Mallet-Stevens, décédé en 1945, fut, avec Le
Corbusier, l'un des maîtres de l'entre-deux-guerres. Ses
bâtiments combinent avec élégance des volumes
cubiques et cylindriques sur armatures en béton, animés
de variations de niveaux et de larges baies vitrées. A Paris, la
rue qui porte son nom (ex-rue d'Auteuil) dans le XVIe arrondisse ment,
est une véritable exposition permanente à sa
mémoire.

La villa
Cavrois (1932) de Robert mallet-Stevens, Croix, Nord.
A Croix,
les commanditaires étaient issus d'une dynastie d'industriels du
Nord, les Cavrois. Mallet- Stevens avait ici tout conçu
lui-même, y compris le mobilier art déco. La villa Cavrois
fut d'ailleurs sa dernière commande privée. Splendide et
singulière demeure en vérité dont les murs avaient
été habillés par l'architecte de brique jaune. En
1986, l'ensemble est mis en vente par les héritiers. Un groupe
immobilier se porte acquéreur de l'ensemble comprenant la
maison, située dans la banlieue de Roubaix, et... plusieurs
milliers d'hectares de terrain attenant, propres à
héberger une opération rentable dans un site
privilégié. Dans la villa, le promoteur souhaite
aménager des appartements. Face à ce projet
menaçant la villa et son intégrité, le
conservateur des Monuments historiques du Nord se démène
comme un beau diable et s'oppose aux différentes demandes de
permis de construire.
Œuvre témoin d'une architecture qui a marqué la
première partie du siècle, la villa n'a certes pas le
même renom que les autres réalisations de l'architecte,
mais doit-on pour autant la négliger ? Entre-temps, la villa a
sombré dans un quasi-abandon. Les squateurs y trouvent un
gîte prestigieux et brocanteurs et collectionneurs viennent
piller le lieu, repartant même avec des «morceaux» de
la villa. Ainsi, les meubles circulent-ils : on les retrouvera
restaurés et exposés au dernier Salon de mars à
Paris ! L'affaire parvient aux oreilles du directeur du Patrimoine,
Christian Dupavillon, qui s'émeut et menace : le ministre
pourrait la classer d'office « en raison de son état
d'abandon et son délabrement progressif ». Menace mise
à exécution en janvier 1991, suite au peu d'effets de la
mise en garde. Une procédure peu courante (arrêté
pris par le Premier ministre sur proposition du ministre de la Culture
après avis favorable du conseil d'Etat) pour contraindre les
propriétaires de monuments à garder leur bien, ou tout au
moins à ne pas les dénaturer en en changeant la
destination. La villa se trouve donc classée mais non
ragaillardie pour autant puisque dans une impasse : qu'en faire ? Le
promoteur est propriétaire d'un site peu exploitable car
protégé et personne ne se met sur les rangs pour mettre
en valeur la villa. Une association s'est d'ailleurs constituée
afin de susciter une prise de conscience auprès des
collectivités locales. La communauté urbaine de Lille
songe un temps à y installer son agence d'urbanisme mais
finalement, aucune suite n'est donnée à cette louable
intention qui avait le mérite de redonner vie à la villa.

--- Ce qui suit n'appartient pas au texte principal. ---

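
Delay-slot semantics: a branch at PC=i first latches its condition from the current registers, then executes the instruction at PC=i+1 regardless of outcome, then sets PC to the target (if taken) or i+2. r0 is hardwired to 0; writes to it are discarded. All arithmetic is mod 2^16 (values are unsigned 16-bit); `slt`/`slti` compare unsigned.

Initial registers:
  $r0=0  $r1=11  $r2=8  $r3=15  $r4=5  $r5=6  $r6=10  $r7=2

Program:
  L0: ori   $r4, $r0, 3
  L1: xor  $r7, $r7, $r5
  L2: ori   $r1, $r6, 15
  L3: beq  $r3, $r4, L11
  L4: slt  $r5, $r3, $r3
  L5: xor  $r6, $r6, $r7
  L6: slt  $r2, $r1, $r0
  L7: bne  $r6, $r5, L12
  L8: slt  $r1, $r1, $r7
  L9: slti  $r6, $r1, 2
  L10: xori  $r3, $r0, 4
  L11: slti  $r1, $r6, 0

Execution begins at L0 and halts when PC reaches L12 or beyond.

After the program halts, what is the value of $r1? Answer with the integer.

0

PC=0  ori   $r4, $r0, 3      | $r0=0 $r1=11 $r2=8 $r3=15 $r4=3 $r5=6 $r6=10 $r7=2
PC=1  xor  $r7, $r7, $r5     | $r0=0 $r1=11 $r2=8 $r3=15 $r4=3 $r5=6 $r6=10 $r7=4
PC=2  ori   $r1, $r6, 15     | $r0=0 $r1=15 $r2=8 $r3=15 $r4=3 $r5=6 $r6=10 $r7=4
PC=3  beq  $r3, $r4, L11     | $r0=0 $r1=15 $r2=8 $r3=15 $r4=3 $r5=6 $r6=10 $r7=4  [not taken]
PC=4  slt  $r5, $r3, $r3     | $r0=0 $r1=15 $r2=8 $r3=15 $r4=3 $r5=0 $r6=10 $r7=4
PC=5  xor  $r6, $r6, $r7     | $r0=0 $r1=15 $r2=8 $r3=15 $r4=3 $r5=0 $r6=14 $r7=4
PC=6  slt  $r2, $r1, $r0     | $r0=0 $r1=15 $r2=0 $r3=15 $r4=3 $r5=0 $r6=14 $r7=4
PC=7  bne  $r6, $r5, L12     | $r0=0 $r1=15 $r2=0 $r3=15 $r4=3 $r5=0 $r6=14 $r7=4  [TAKEN]
PC=8  slt  $r1, $r1, $r7     | $r0=0 $r1=0 $r2=0 $r3=15 $r4=3 $r5=0 $r6=14 $r7=4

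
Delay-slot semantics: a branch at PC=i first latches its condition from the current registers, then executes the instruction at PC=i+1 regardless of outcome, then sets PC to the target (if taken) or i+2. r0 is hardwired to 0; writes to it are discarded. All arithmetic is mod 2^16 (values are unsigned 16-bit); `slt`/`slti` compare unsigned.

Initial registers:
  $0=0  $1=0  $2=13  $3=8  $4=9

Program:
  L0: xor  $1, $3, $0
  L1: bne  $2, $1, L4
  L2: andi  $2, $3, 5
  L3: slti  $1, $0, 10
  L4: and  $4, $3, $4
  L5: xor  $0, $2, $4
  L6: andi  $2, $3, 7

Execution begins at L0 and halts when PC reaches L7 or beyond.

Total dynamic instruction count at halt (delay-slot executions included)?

#0 xor  $1, $3, $0 ; 0/8/13/8/9
#1 bne  $2, $1, L4 ; 0/8/13/8/9 ; →target
#2 andi  $2, $3, 5 ; 0/8/0/8/9
#4 and  $4, $3, $4 ; 0/8/0/8/8
#5 xor  $0, $2, $4 ; 0/8/0/8/8
#6 andi  $2, $3, 7 ; 0/8/0/8/8

6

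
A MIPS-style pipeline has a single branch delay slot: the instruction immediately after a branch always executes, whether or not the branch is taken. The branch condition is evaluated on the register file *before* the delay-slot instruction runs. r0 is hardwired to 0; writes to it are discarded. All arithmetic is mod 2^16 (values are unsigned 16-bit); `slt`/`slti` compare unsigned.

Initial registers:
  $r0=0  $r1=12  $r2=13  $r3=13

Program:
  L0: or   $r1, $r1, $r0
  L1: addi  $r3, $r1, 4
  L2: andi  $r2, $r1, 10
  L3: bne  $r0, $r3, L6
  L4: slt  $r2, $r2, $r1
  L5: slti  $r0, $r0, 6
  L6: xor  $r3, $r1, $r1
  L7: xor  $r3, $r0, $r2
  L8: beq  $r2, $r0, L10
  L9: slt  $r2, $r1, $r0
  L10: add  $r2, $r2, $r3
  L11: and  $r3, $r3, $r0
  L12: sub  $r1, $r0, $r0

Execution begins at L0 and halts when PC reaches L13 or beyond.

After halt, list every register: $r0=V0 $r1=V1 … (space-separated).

$r0=0 $r1=0 $r2=1 $r3=0

PC=0  or   $r1, $r1, $r0     | $r0=0 $r1=12 $r2=13 $r3=13
PC=1  addi  $r3, $r1, 4      | $r0=0 $r1=12 $r2=13 $r3=16
PC=2  andi  $r2, $r1, 10     | $r0=0 $r1=12 $r2=8 $r3=16
PC=3  bne  $r0, $r3, L6      | $r0=0 $r1=12 $r2=8 $r3=16  [TAKEN]
PC=4  slt  $r2, $r2, $r1     | $r0=0 $r1=12 $r2=1 $r3=16
PC=6  xor  $r3, $r1, $r1     | $r0=0 $r1=12 $r2=1 $r3=0
PC=7  xor  $r3, $r0, $r2     | $r0=0 $r1=12 $r2=1 $r3=1
PC=8  beq  $r2, $r0, L10     | $r0=0 $r1=12 $r2=1 $r3=1  [not taken]
PC=9  slt  $r2, $r1, $r0     | $r0=0 $r1=12 $r2=0 $r3=1
PC=10 add  $r2, $r2, $r3     | $r0=0 $r1=12 $r2=1 $r3=1
PC=11 and  $r3, $r3, $r0     | $r0=0 $r1=12 $r2=1 $r3=0
PC=12 sub  $r1, $r0, $r0     | $r0=0 $r1=0 $r2=1 $r3=0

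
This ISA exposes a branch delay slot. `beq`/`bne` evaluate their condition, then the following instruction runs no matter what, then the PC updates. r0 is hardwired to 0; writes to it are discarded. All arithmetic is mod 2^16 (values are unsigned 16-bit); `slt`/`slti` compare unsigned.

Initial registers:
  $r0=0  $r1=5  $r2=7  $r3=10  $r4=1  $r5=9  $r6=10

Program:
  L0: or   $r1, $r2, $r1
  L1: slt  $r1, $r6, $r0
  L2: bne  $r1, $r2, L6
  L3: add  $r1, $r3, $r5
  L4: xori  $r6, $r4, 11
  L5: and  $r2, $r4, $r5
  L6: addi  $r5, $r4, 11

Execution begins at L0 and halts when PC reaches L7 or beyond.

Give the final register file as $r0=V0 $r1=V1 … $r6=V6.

$r0=0 $r1=19 $r2=7 $r3=10 $r4=1 $r5=12 $r6=10

#0 or   $r1, $r2, $r1 ; 0/7/7/10/1/9/10
#1 slt  $r1, $r6, $r0 ; 0/0/7/10/1/9/10
#2 bne  $r1, $r2, L6 ; 0/0/7/10/1/9/10 ; →target
#3 add  $r1, $r3, $r5 ; 0/19/7/10/1/9/10
#6 addi  $r5, $r4, 11 ; 0/19/7/10/1/12/10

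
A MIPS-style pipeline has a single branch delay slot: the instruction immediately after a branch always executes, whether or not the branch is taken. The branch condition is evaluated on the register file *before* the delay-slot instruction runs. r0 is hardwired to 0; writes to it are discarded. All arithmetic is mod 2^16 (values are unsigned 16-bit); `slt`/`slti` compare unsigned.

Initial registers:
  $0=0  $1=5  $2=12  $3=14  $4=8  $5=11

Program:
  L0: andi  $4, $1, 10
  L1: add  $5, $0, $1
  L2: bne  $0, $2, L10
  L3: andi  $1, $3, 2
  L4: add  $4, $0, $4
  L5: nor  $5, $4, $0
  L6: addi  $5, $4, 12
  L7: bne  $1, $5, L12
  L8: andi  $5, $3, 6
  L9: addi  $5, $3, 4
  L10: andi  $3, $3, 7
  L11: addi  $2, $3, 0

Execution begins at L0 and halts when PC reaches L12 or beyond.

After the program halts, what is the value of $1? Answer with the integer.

PC=0  andi  $4, $1, 10       | $0=0 $1=5 $2=12 $3=14 $4=0 $5=11
PC=1  add  $5, $0, $1        | $0=0 $1=5 $2=12 $3=14 $4=0 $5=5
PC=2  bne  $0, $2, L10       | $0=0 $1=5 $2=12 $3=14 $4=0 $5=5  [TAKEN]
PC=3  andi  $1, $3, 2        | $0=0 $1=2 $2=12 $3=14 $4=0 $5=5
PC=10 andi  $3, $3, 7        | $0=0 $1=2 $2=12 $3=6 $4=0 $5=5
PC=11 addi  $2, $3, 0        | $0=0 $1=2 $2=6 $3=6 $4=0 $5=5

2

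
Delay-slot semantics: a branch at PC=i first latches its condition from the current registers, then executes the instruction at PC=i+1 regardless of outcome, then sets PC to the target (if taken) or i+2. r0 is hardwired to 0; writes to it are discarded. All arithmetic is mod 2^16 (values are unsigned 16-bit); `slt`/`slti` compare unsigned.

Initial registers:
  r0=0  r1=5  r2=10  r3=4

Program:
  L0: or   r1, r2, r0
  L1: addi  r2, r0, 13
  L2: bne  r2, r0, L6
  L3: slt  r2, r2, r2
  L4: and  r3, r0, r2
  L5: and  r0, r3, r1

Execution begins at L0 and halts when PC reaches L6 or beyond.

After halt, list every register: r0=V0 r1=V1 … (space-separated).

r0=0 r1=10 r2=0 r3=4

  step pc=0: or   r1, r2, r0  regs=(0,10,10,4)
  step pc=1: addi  r2, r0, 13  regs=(0,10,13,4)
  step pc=2: bne  r2, r0, L6  cond=T  regs=(0,10,13,4)
  step pc=3: slt  r2, r2, r2  regs=(0,10,0,4)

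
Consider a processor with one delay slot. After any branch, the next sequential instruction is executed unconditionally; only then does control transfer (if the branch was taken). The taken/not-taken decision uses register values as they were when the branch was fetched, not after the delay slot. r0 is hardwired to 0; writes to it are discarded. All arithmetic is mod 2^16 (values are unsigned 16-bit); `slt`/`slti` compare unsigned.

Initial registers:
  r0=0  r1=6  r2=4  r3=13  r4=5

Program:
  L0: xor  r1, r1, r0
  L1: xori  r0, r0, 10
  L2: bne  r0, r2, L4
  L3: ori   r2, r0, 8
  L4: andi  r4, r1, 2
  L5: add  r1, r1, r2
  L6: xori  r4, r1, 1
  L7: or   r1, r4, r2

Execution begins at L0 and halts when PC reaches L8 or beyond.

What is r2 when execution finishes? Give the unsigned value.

8

[0] xor  r1, r1, r0  →  {r0:0, r1:6, r2:4, r3:13, r4:5}
[1] xori  r0, r0, 10  →  {r0:0, r1:6, r2:4, r3:13, r4:5}
[2] bne  r0, r2, L4  →  {r0:0, r1:6, r2:4, r3:13, r4:5}  ⟨branch taken⟩
[3] ori   r2, r0, 8  →  {r0:0, r1:6, r2:8, r3:13, r4:5}
[4] andi  r4, r1, 2  →  {r0:0, r1:6, r2:8, r3:13, r4:2}
[5] add  r1, r1, r2  →  {r0:0, r1:14, r2:8, r3:13, r4:2}
[6] xori  r4, r1, 1  →  {r0:0, r1:14, r2:8, r3:13, r4:15}
[7] or   r1, r4, r2  →  {r0:0, r1:15, r2:8, r3:13, r4:15}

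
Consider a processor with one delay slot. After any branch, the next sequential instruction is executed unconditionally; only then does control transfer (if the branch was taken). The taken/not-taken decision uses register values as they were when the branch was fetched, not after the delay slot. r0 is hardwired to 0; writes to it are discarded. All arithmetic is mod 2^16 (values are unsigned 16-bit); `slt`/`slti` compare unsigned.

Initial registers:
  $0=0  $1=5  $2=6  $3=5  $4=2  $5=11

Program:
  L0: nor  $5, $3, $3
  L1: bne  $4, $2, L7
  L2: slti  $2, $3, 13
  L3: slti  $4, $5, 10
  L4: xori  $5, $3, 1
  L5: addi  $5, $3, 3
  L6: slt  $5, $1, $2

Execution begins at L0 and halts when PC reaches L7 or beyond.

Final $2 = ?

[0] nor  $5, $3, $3  →  {$0:0, $1:5, $2:6, $3:5, $4:2, $5:65530}
[1] bne  $4, $2, L7  →  {$0:0, $1:5, $2:6, $3:5, $4:2, $5:65530}  ⟨branch taken⟩
[2] slti  $2, $3, 13  →  {$0:0, $1:5, $2:1, $3:5, $4:2, $5:65530}

1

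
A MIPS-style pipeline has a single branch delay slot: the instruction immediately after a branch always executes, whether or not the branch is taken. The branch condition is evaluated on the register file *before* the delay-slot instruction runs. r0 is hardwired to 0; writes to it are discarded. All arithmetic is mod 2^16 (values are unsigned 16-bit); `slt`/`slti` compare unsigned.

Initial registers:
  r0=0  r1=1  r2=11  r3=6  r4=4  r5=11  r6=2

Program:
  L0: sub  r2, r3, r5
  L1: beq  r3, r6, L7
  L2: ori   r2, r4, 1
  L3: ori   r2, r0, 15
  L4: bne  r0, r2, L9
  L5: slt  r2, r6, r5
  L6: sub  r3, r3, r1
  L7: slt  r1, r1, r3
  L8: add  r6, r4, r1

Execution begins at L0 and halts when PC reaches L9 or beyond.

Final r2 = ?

#0 sub  r2, r3, r5 ; 0/1/65531/6/4/11/2
#1 beq  r3, r6, L7 ; 0/1/65531/6/4/11/2 ; →fallthru
#2 ori   r2, r4, 1 ; 0/1/5/6/4/11/2
#3 ori   r2, r0, 15 ; 0/1/15/6/4/11/2
#4 bne  r0, r2, L9 ; 0/1/15/6/4/11/2 ; →target
#5 slt  r2, r6, r5 ; 0/1/1/6/4/11/2

1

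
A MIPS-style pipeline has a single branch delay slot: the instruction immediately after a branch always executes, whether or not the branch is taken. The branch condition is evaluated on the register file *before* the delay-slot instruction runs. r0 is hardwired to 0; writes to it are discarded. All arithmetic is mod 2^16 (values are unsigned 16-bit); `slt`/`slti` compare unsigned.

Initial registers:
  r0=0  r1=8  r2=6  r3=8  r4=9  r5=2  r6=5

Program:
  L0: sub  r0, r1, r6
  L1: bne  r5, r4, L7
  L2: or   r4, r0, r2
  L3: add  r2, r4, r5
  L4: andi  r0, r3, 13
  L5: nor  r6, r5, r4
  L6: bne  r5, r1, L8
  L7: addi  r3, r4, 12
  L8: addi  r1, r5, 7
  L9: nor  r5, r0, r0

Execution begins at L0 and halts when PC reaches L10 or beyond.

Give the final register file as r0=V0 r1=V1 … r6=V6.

r0=0 r1=9 r2=6 r3=18 r4=6 r5=65535 r6=5

PC=0  sub  r0, r1, r6        | r0=0 r1=8 r2=6 r3=8 r4=9 r5=2 r6=5
PC=1  bne  r5, r4, L7        | r0=0 r1=8 r2=6 r3=8 r4=9 r5=2 r6=5  [TAKEN]
PC=2  or   r4, r0, r2        | r0=0 r1=8 r2=6 r3=8 r4=6 r5=2 r6=5
PC=7  addi  r3, r4, 12       | r0=0 r1=8 r2=6 r3=18 r4=6 r5=2 r6=5
PC=8  addi  r1, r5, 7        | r0=0 r1=9 r2=6 r3=18 r4=6 r5=2 r6=5
PC=9  nor  r5, r0, r0        | r0=0 r1=9 r2=6 r3=18 r4=6 r5=65535 r6=5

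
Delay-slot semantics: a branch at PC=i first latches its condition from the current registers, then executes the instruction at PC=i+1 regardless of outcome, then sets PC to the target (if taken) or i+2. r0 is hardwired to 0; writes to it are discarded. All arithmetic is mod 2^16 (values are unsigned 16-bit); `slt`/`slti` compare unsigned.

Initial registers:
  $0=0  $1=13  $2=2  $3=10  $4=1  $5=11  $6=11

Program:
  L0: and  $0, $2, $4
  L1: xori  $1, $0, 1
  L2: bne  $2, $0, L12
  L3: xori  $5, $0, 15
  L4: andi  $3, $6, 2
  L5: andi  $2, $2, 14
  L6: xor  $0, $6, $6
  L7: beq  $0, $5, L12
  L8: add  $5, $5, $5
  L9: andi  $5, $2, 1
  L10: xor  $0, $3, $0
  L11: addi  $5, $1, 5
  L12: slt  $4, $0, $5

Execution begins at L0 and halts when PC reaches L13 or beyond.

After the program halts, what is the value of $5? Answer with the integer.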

Autre « chevalier blanc » espéré, le conseil
général, qui pourrait acquérir la villa pour la
convertir en « maison d'hôte » et en réserver
une partie à la visite du public. Projet sérieux mais
qui, jusqu'à présent, n'a pas été
officialisé. Le conseil général étudie
toujours le dossier. Et la villa Cavrois, même si un coup
d'arrêt a été donné aux menaces qui pesaient
sur elle, reste livrée aux outrages de tous ordres.
Fâcheux immobilisme, car un tel témoin de l'architecture
moderne mérite la même considération que bien des
vieilles pierres.
Joël Girard et Christophe Martin

La villa
Cavrois (1932) de Robert mallet-Stevens, Croix, Nord.